Another significant change to the PGWP program is that graduates of master’s degree programs will now qualify for a three-year work permit. Previously, the length of a PGWP was determined by the length of the applicant’s study program, and as a result, graduates of master’s programs were only eligible for one or two-year PGWPs. Increasing the length of PGWPs issued to master’s graduates will give them more time to gather Canadian work experience and qualify for permanent residence programs.

Why are changes being made to Canada’s PGWP program?

The Post-Graduation Work Permit program allows Canada to retain talented professionals who’ve graduated from Canadian universities and colleges. These international students can stay in Canada temporarily to gain work experience and contribute to the job market and economy.

Moreover, the Canadian work experience they gain makes it easier to qualify for permanent residence programs such as the Canadian Experience Class (CEC), Federal Skilled Worker (FSW), and Provincial Nominee Programs (PNPs).

Changes to the PGWP program will help ensure that the international students qualifying for PGWPs are equipped with the qualifications and educational background necessary to succeed in the Canadian job market. It will also encourage academic institutions in Canada to raise the bar in terms of the quality of education they offer students.

Other spousal open work permit eligibility

Until 2023, spouses of international students enrolled in eligible full-time Canadian study programs were eligible for spousal open work permits (SOWPs). However, going forward, open work permits under section C42 will only be available to spouses of master’s and doctoral students and students enrolled in professional programs, such as law and medicine. Spouses of international students enrolled in undergraduate and other college programs will no longer be eligible for open work permits.

Updated cost of living requirement for international students

Starting January 1, 2024, the cost of living requirement for international students has been increased from $10,000 to $20,635, not including tuition fees. The minimum proof of financial support needed to study in Quebec will be $15,078 (except for international students under the age of 18, who will need to show access to at least $7,541).

Students applying for a Canadian study permit on or after January 1, 2024, will need to show sufficient proof of financial support to meet the revised cost of living requirements. Bear in mind that, as an international student, you do not need to pay these funds to the IRCC or your academic institution. You just need to have this money available to pay for your living expenses during your studies.

Why was the cost of living requirement for international students increased?

The upward revision of the cost of living requirement was done to depict a more realistic picture of students’ living expenses in Canada and to ensure that international students have access to enough funds to pay for necessities in Canada. The cost of living requirements are expected to be revised each year.

Previously, there had been reports of international students struggling to make ends meet in Canada. With the cost of housing and other living expenses in Canada increasing, having access to more funds will make it easier for international students to focus on their studies without having to worry about their finances.

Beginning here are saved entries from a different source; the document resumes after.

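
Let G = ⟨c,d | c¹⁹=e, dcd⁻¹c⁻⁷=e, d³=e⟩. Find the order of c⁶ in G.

Compute successive powers until reaching e:
  (c⁶)¹ = c⁶, (c⁶)² = c¹², (c⁶)³ = c¹⁸, (c⁶)⁴ = c⁵, (c⁶)⁵ = c¹¹, (c⁶)⁶ = c¹⁷, (c⁶)⁷ = c⁴, (c⁶)⁸ = c¹⁰, (c⁶)⁹ = c¹⁶, (c⁶)¹⁰ = c³, (c⁶)¹¹ = c⁹, (c⁶)¹² = c¹⁵, (c⁶)¹³ = c², (c⁶)¹⁴ = c⁸, (c⁶)¹⁵ = c¹⁴, (c⁶)¹⁶ = c, (c⁶)¹⁷ = c⁷, (c⁶)¹⁸ = c¹³, (c⁶)¹⁹ = e.
The smallest positive k with (c⁶)ᵏ = e is 19.

Answer: 19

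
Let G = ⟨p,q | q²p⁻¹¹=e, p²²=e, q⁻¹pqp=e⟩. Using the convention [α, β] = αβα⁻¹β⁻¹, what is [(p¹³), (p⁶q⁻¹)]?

[(p¹³), (p⁶q⁻¹)] = (p¹³)·(p⁶q⁻¹)·(p¹³)⁻¹·(p⁶q⁻¹)⁻¹.
  (p¹³) · (p⁶q⁻¹) = p⁸q
  (p⁸q) · (p⁹) = p¹⁰q⁻¹
  (p¹⁰q⁻¹) · (p⁶q) = p⁴

Answer: p⁴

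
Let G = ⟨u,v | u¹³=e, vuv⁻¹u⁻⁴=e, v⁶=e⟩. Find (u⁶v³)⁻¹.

The order of (u⁶v³) is 2 (smallest k with (u⁶v³)ᵏ = e), so (u⁶v³)⁻¹ = (u⁶v³)¹ = u⁶v³.
Check: (u⁶v³) · (u⁶v³) → (u⁶v³) · u⁶ = v³;   (v³) · v³ = e, giving e as required.

Answer: u⁶v³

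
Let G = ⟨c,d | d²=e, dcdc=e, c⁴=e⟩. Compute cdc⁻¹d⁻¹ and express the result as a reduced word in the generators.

[c, d] = c·d·c⁻¹·d⁻¹.
  c · d = cd
  (cd) · (c³) = c²d
  (c²d) · d = c²

Answer: c²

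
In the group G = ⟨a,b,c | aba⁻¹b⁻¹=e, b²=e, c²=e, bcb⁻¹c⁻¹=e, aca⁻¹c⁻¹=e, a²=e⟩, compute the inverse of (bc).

The order of (bc) is 2 (smallest k with (bc)ᵏ = e), so (bc)⁻¹ = (bc)¹ = bc.
Check: (bc) · (bc) → (bc) · b = c;   c · c = e, giving e as required.

Answer: bc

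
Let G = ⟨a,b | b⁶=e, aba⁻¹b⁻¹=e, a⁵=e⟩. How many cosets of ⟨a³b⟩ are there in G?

First find ord(a³b) by computing successive powers:
  (a³b)¹ = a³b, (a³b)² = ab², (a³b)³ = a⁴b³, (a³b)⁴ = a²b⁴, (a³b)⁵ = b⁵, (a³b)⁶ = a³, (a³b)⁷ = ab, (a³b)⁸ = a⁴b², (a³b)⁹ = a²b³, (a³b)¹⁰ = b⁴, (a³b)¹¹ = a³b⁵, (a³b)¹² = a, (a³b)¹³ = a⁴b, (a³b)¹⁴ = a²b², (a³b)¹⁵ = b³, (a³b)¹⁶ = a³b⁴, (a³b)¹⁷ = ab⁵, (a³b)¹⁸ = a⁴, (a³b)¹⁹ = a²b, (a³b)²⁰ = b², (a³b)²¹ = a³b³, (a³b)²² = ab⁴, (a³b)²³ = a⁴b⁵, (a³b)²⁴ = a², (a³b)²⁵ = b, (a³b)²⁶ = a³b², (a³b)²⁷ = ab³, (a³b)²⁸ = a⁴b⁴, (a³b)²⁹ = a²b⁵, (a³b)³⁰ = e.
So |⟨a³b⟩| = ord(a³b) = 30. With |G| = 30, by Lagrange [G : ⟨a³b⟩] = 30/30 = 1.

Answer: 1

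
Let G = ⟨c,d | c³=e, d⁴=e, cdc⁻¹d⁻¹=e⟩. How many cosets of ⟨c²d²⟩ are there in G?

First find ord(c²d²) by computing successive powers:
  (c²d²)¹ = c²d², (c²d²)² = c, (c²d²)³ = d², (c²d²)⁴ = c², (c²d²)⁵ = cd², (c²d²)⁶ = e.
So |⟨c²d²⟩| = ord(c²d²) = 6. With |G| = 12, by Lagrange [G : ⟨c²d²⟩] = 12/6 = 2.

Answer: 2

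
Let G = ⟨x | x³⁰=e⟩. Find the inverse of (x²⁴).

The order of (x²⁴) is 5 (smallest k with (x²⁴)ᵏ = e), so (x²⁴)⁻¹ = (x²⁴)⁴ = x⁶.
Check: (x²⁴) · (x⁶) → (x²⁴) · x⁶ = e, giving e as required.

Answer: x⁶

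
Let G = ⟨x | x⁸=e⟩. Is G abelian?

G has a single generator, so G is cyclic and hence abelian.

Answer: Yes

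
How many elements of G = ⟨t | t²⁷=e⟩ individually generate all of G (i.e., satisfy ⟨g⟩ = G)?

G is cyclic of order 27. An element generates G iff its order is 27, and a cyclic group of order 27 has exactly φ(27) = 18 such elements.

Answer: 18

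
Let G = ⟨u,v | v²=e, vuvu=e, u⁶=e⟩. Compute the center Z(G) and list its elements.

An element z ∈ Z(G) iff z commutes with every generator.
For example u³ is central: (u³)·u = u⁴ = u·(u³); (u³)·v = u³v = v·(u³).
Whereas u ∉ Z(G) since u·v = uv ≠ u⁵v = v·u.
Checking each of the 12 elements this way gives Z(G) = {e, u³}, of order 2.

Answer: {e, u³}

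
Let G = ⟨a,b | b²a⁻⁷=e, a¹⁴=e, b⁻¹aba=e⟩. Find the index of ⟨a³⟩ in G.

First find ord(a³) by computing successive powers:
  (a³)¹ = a³, (a³)² = a⁶, (a³)³ = a⁹, (a³)⁴ = a¹², (a³)⁵ = a, (a³)⁶ = a⁴, (a³)⁷ = a⁷, (a³)⁸ = a¹⁰, (a³)⁹ = a¹³, (a³)¹⁰ = a², (a³)¹¹ = a⁵, (a³)¹² = a⁸, (a³)¹³ = a¹¹, (a³)¹⁴ = e.
So |⟨a³⟩| = ord(a³) = 14. With |G| = 28, by Lagrange [G : ⟨a³⟩] = 28/14 = 2.

Answer: 2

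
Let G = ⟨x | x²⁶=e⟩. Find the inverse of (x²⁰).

The order of (x²⁰) is 13 (smallest k with (x²⁰)ᵏ = e), so (x²⁰)⁻¹ = (x²⁰)¹² = x⁶.
Check: (x²⁰) · (x⁶) → (x²⁰) · x⁶ = e, giving e as required.

Answer: x⁶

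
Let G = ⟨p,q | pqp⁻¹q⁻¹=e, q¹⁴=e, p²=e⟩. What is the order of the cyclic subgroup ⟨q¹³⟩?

|⟨q¹³⟩| equals the order of q¹³. Compute successive powers until reaching e:
  (q¹³)¹ = q¹³, (q¹³)² = q¹², (q¹³)³ = q¹¹, (q¹³)⁴ = q¹⁰, (q¹³)⁵ = q⁹, (q¹³)⁶ = q⁸, (q¹³)⁷ = q⁷, (q¹³)⁸ = q⁶, (q¹³)⁹ = q⁵, (q¹³)¹⁰ = q⁴, (q¹³)¹¹ = q³, (q¹³)¹² = q², (q¹³)¹³ = q, (q¹³)¹⁴ = e.
The smallest positive k with (q¹³)ᵏ = e is 14, so |⟨q¹³⟩| = 14.

Answer: 14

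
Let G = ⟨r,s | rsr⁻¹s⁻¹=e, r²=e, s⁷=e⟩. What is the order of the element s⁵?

Compute successive powers until reaching e:
  (s⁵)¹ = s⁵, (s⁵)² = s³, (s⁵)³ = s, (s⁵)⁴ = s⁶, (s⁵)⁵ = s⁴, (s⁵)⁶ = s², (s⁵)⁷ = e.
The smallest positive k with (s⁵)ᵏ = e is 7.

Answer: 7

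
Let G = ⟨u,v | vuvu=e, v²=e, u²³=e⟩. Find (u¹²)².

Compute successive powers of (u¹²), reducing at each step:
  (u¹²)²: (u¹²) · u¹² = u

Answer: u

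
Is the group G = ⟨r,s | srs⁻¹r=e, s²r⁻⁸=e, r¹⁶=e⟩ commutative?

r·s = rs but s·r = r⁷s⁻¹, so r·s ≠ s·r and G is not abelian.

Answer: No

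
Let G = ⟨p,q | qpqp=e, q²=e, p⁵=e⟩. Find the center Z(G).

An element z ∈ Z(G) iff z commutes with every generator.
For example e is central: e·p = p = p·e; e·q = q = q·e.
Whereas p ∉ Z(G) since p·q = pq ≠ p⁴q = q·p.
Checking each of the 10 elements this way gives Z(G) = {e}, of order 1.

Answer: {e}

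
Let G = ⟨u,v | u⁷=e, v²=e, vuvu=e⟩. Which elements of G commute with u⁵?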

As an international student hoping to study in Canada, the recently announced restrictions to the number of study permits issued each year may make the admission and study permit process more competitive. However, this will also allow the government to maintain greater oversight of academic institutions and ensure that international students receive a better quality of education. Changes to the PGWP and open work permit programs will help make it easier for foreign talent to find suitable employment in Canada and ensure that Canadian employers have access to high-quality candidates. Finally, although a higher cost of living requirement may force incoming students to re-evaluate their budget, clarity on how much money they will realistically need to support themselves in Canada will be beneficial for them in the long run. These changes will help make the international student program in Canada more robust and sustainable.